Solar Power in LifeEdited Apartment by Voltaic Systems
In the coming months, we will be highlighting products and services we use in the LifeEdited apartment. Today, we’re looking at our solar powered lighting and charging system by a company normally known for their portable solar chargers, Voltaic Systems. This post originally appeared in Votaic’s Blog.
We have been working for some time on our latest product, the USB Touchlight. This is a super bright, USB-powered LED light, designed to run from our solar batteries.
When our good friends at LifeEdited asked us to set up a mini solar system for their innovative 420 square foot New York apartment, we jumped at the chance to put the Touchlight into action. We installed a 13 watt solar system discretely mounted on a ledge outside the apartment, feeding two of our V39 USB batteries with enough power to feed an iPad, phone, a couple of our Touchlights, and other USB devices. It proved invaluable recently when the apartment was blacked out during hurricane Sandy.
Many of our customers are interested in using our kits for similar applications and have asked about installation.
Here is how we did it. We essentially used 2 of our 6.8-W kits:
1 x Touchlight
4 x 3.4W 6V solar panels
2 x V39 39-Wh batteries
1 x 4-panel 6V/12V circuit box
1 x panel extension cable
1” aluminum strip
Panels: Being a New York City apartment, outdoor space was limited to a small ledge of metal flashing below the window sill about 5” wide. We configured our 3.4W panels end-to-end longways so they would fit. We opted to use four panels because the light exposure is pretty limited, only about 2-3 hours of direct light per day.
Given that our panels come with threaded bolts for mounting, we used two long strips of 1” wide 1/4″ aluminum as the foundation. We lined up the panels and marked off the locations for holes on the first strip, then drilled 1/2” holes (big enough for the nylon nuts to sit inside).
After attaching the panels to the first strip we repeated the process for the other side to get two strips holding all four panels in place.
We could have just secured the strips directly to a substrate, however we didn’t want to screw into the flashing (since that would undermine its waterproofing), so we took the additional step of attaching two strips of aluminum U-channel (3/4” each side) which provided a flat even surface to secure to the flashing with silicone. This created a space under the panels for the circuit box and wires, reduced the likelihood of water backing up, and makes it easy for us to remove the panels for service without having to cut the silicone connection. The U-channels were cut to length and attached with self-tapping screws to the 1” strips.
Panel Installation: With that done, we were ready to install the solar array on-site. We hacked one of our 4 panel circuit boxes, and attached the output wire to some electrical wire. We then fed the wire into the apartment through an existing hole in the window frame. Our 2 panel circuit boxes could be used here (with two 6.8W kits), but the 4 panel option was cleaner.
We then connected each panel to the input of the circuit box (having checked that each panel worked individually and provided an output to a battery). We then used small sections of silicon tubing to waterproof the connections. All of this fit nicely behind the panels inside the frame.
From there, it was just a matter of actually securing the rig to the flashing. We applied a thick bead of exterior silicon to both of the U-channels, secured a wire safety line to catch the rig in case it came loose, and pressed it into place. We then added some strips of masking tape to keep it in place while the silicon dried.

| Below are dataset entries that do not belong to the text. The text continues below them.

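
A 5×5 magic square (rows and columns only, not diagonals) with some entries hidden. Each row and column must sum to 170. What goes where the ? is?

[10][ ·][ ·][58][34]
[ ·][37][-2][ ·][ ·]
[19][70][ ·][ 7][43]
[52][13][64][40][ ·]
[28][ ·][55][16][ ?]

67

Using row 3: 19 + 70 + 7 + 43 + ? → (3,3) = 170 − 139 = 31.
Row 4 must total 170; the given cells sum to 169, so (4,5) = 1.
Column 1: 10 + 19 + 52 + 28 + ? = 170, so (2,1) = 61.
The remaining cell in column 3 is (1,3) = 170 − 148 = 22.
Column 4 must total 170; the given cells sum to 121, so (2,4) = 49.
Using row 1: 10 + 22 + 58 + 34 + ? → (1,2) = 170 − 124 = 46.
Row 2 needs 170; the known cells sum to 145, so (2,5) = 25.
Column 2 must total 170; the given cells sum to 166, so (5,2) = 4.
The remaining cell in column 5 is (5,5) = 170 − 103 = 67.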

Batteries: We decided to run the four panels to the two V39 batteries wired in parallel, so that one wire from the panels was split to go to both batteries. That way, whatever power was generated by the panels would go to whichever battery could absorb it. From there we would run wires to the lights. We hacked a couple of our 3 or 4 panel circuit boxes to get 5.5×2.1mm male plugs and joined these to the copper wire we had fed through the window frame. This could as easily be done with the “power out” wires from our 2 panel circuit box and a 5.5×2.1mm adapter. We connected the plugs to the batteries and saw the LEDs on the batteries light up indicating they were charging and the circuit was good. The Life Edited carpenter later made a custom nook for our batteries inside the closet by the bed, which seemed the right place for charging a phone or tablet.

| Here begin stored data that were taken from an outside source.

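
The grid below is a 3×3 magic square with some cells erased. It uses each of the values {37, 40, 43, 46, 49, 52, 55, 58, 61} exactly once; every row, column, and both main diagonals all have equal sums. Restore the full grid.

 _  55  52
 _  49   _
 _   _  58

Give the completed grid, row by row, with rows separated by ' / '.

40 55 52 / 61 49 37 / 46 43 58

The 9 entries sum to 441, so each line sums to 441/3 = 147.
The remaining cell in row 1 is (1,1) = 147 − 107 = 40.
From column 2, 147 − (55 + 49) gives (3,2) = 43.
The remaining cell in column 3 is (2,3) = 147 − 110 = 37.
Using anti-diagonal: 52 + 49 + ? → (3,1) = 147 − 101 = 46.
Row 2 must total 147; the given cells sum to 86, so (2,1) = 61.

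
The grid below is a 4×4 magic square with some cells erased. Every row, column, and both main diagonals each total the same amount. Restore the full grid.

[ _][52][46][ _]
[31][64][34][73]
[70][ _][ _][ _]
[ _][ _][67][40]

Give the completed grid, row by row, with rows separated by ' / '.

43 52 46 61 / 31 64 34 73 / 70 49 55 28 / 58 37 67 40

Row 2 is already complete: 31 + 64 + 34 + 73 = 202, so that is the magic constant.
From column 3, 202 − (46 + 34 + 67) gives (3,3) = 55.
Using main diagonal: 64 + 55 + 40 + ? → (1,1) = 202 − 159 = 43.
The remaining cell in row 1 is (1,4) = 202 − 141 = 61.
Column 1 must total 202; the given cells sum to 144, so (4,1) = 58.
Column 4 must total 202; the given cells sum to 174, so (3,4) = 28.
From anti-diagonal, 202 − (61 + 34 + 58) gives (3,2) = 49.
Using row 4: 58 + 67 + 40 + ? → (4,2) = 202 − 165 = 37.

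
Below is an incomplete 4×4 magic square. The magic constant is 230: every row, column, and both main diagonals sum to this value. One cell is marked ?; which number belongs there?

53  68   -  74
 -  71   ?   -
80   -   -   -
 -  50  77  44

Row 1 must total 230; the given cells sum to 195, so (1,3) = 35.
Row 4: 50 + 77 + 44 + ? = 230, so (4,1) = 59.
From column 1, 230 − (53 + 80 + 59) gives (2,1) = 38.
Column 2 needs 230; the known cells sum to 189, so (3,2) = 41.
From main diagonal, 230 − (53 + 71 + 44) gives (3,3) = 62.
The remaining cell in anti-diagonal is (2,3) = 230 − 174 = 56.

56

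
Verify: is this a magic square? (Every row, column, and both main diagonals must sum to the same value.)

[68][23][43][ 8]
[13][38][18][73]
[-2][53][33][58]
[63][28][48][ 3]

Row 1: 68 + 23 + 43 + 8 = 142.
Row 2: 13 + 38 + 18 + 73 = 142.
Row 3: -2 + 53 + 33 + 58 = 142.
Row 4: 63 + 28 + 48 + 3 = 142.
Column 1: 68 + 13 + (-2) + 63 = 142.
Column 2: 23 + 38 + 53 + 28 = 142.
Column 3: 43 + 18 + 33 + 48 = 142.
Column 4: 8 + 73 + 58 + 3 = 142.
Main diagonal: 68 + 38 + 33 + 3 = 142.
Anti-diagonal: 8 + 18 + 53 + 63 = 142.
All lines sum to 142.

Yes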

Lighting: The walls were open so we had the opportunity to run the wire to our Touchlight to the ceiling over the bed. We hadn’t really contemplated this sort of installation in the design, but it was not too difficult to pull together some parts from the lighting store to make a mount for the plug. We tied a knot in the end of the wire, fed it through a threaded rod, and held it in place with silicone inside the rod. Then we screwed the rod into a bracket also from the lighting store. There are many ways this could have been done, including a simple hole through the ceiling with the wire coming through. In this case we wanted the threaded rod so we have the option of removing the light and wire (the moveable wall in the apartment is very close to the ceiling), and of mounting a more complicated hanging light fitting. To test, we made the connection with one of our adapters (3.5×1.1mm to 3.5×1.1mm)
Thanks to LifeEdited for inviting us to contribute to their ultra-efficient living space. It was a lot of fun and is a great example of how solar can be implemented on a small scale in even the most space-limited locations.